Why Is Compliance So Difficult?
Hand hygiene has long been a bedrock principal of infection prevention, yet it is honored as much in the breach as in the observance. Shot-staffed healthcare teams may forget to wash their hands before a patient encounter and, just like that, a multidrug-resistant pathogen from a prior patient is on the bedrail of the next one.
“Hand hygiene has long been a foundational component of infection prevention in all healthcare settings,” the guidelines state. “However, adherence by HCP to hand hygiene protocols has been an ongoing challenge, complicated by the lack of a national standard for measurement and increasingly complex care environments.”
With the disruptions of the pandemic and the continuing rise of drug-resistant organisms, hand hygiene is probably as important as it has ever been.
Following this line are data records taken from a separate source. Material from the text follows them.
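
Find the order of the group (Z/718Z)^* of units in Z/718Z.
(Z/718Z)^* consists of the classes a with gcd(a, 718) = 1, so its order is φ(718). φ is multiplicative, with φ(p^e) = p^e − p^(e−1). Factorise 718 = 2 · 359. Then
  φ(718) = (2 − 1) · (359 − 1) = 1 · 358 = 358.
Thus |(Z/718Z)^*| = 358.

Final answer: |(Z/718Z)^*| = 358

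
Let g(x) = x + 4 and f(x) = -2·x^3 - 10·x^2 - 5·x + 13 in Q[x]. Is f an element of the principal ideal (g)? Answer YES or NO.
NO

In Q[x] the ideal (g) consists of all multiples of g, so f ∈ (g) iff g | f, i.e. iff the remainder of f on division by g is 0. Divide f by g (g is monic, so eliminate the leading term of the running remainder at each step):
  leading term -2·x^3: subtract (-2·x^2)·g(x) = -2·x^3 - 8·x^2, leaving -2·x^2 - 5·x + 13
  leading term -2·x^2: subtract (-2·x)·g(x) = -2·x^2 - 8·x, leaving 3·x + 13
  leading term 3·x: subtract (3)·g(x) = 3·x + 12, leaving 1
The remainder r(x) = 1 ≠ 0 (and deg r < deg g), so g ∤ f, i.e. f ∉ (g).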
Yet there always has been a struggle for compliance, and the guidelines cite the pros and cons of various methods to track hand hygiene.
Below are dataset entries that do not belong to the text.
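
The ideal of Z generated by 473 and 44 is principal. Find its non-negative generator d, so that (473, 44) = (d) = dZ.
(473, 44) = (11); d = 11

In the PID Z, (a, b) is generated by gcd(a, b). Compute gcd(473, 44) with the extended Euclidean algorithm, tracking rows (r, s, t) with s·473 + t·44 = r:
  row A: (473, 1, 0)   [1·473 + 0·44 = 473]
  row B: (44, 0, 1)   [0·473 + 1·44 = 44]
  473 = 10·44 + 33   → row C = row A − 10·row B = (33, 1, −10)   [check: 1·473 − 10·44 = 33]
  44 = 1·33 + 11   → row D = row B − 1·row C = (11, −1, 11)   [check: −1·473 + 11·44 = 11]
  33 = 3·11 + 0   → remainder 0, stop. gcd = 11 (last nonzero row D).
So gcd(473, 44) = 11, with Bézout identity −1·473 + 11·44 = 11. Containment (⊇): the Bézout identity exhibits 11 as an element of (473, 44), giving (11) ⊆ (473, 44). Containment (⊆): since 11 | 473 and 11 | 44 (473 = 11·43, 44 = 11·4), every Z-linear combination of 473 and 44 is divisible by 11, so (473, 44) ⊆ (11). Therefore (473, 44) = (11), d = 11.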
These include direct observation, covert observation, remote video observation, measuring product use, and conducting audits of the accessibility and functionality of equipment and supplies. All have their strength and weaknesses. (See Table 1 at bit.ly/3jRzkof)
“The goal of measuring hand hygiene is to provide timely, meaningful, and actionable feedback to guide HCP improvement,” the authors state. “Routine measurement should be performed to establish a performance baseline, to support improvement efforts, and to identify barriers and facilitators of adherence.”
Feedback is most effective when it is tied to clear targets and action plans, provided by a supervisor or colleague, and given verbally and in writing.
“A facility that aimed to improve adherence among physicians provided regular reports to chiefs of service. Comparative rankings of service varied initially but rose to > 90% each month, with sustained improvement over a two-year period,” the guidelines state.4
- Glowicz JB, Landon E, Sickbert-Bennett EE, et al. SHEA/IDSA/APIC Practice Recommendation: Strategies to prevent healthcare-associated infections through hand hygiene: 2022 update. Infect Control Hosp Epidemiol 2023; Feb 8:1-22. doi:10.1017/ice.2022.304. [Online ahead of print].
- Fu L, Le T, Liu Z, et al. Different efficacies of common disinfection methods against Candida auris and other Candida species. J Infect Public Health 2020;13:730-736.
- Burdsall DP, Gardner SE, Cox T, et al. Exploring inappropriate certified nursing assistant glove use in long-term care. Am J Infect Control 2017;45:940-945.
- Reich JA, Goodstein ME, Callahan SE, et al. Physician report cards and rankings yield long-lasting hand hygiene compliance exceeding 90%. Crit Care 2015;19:292.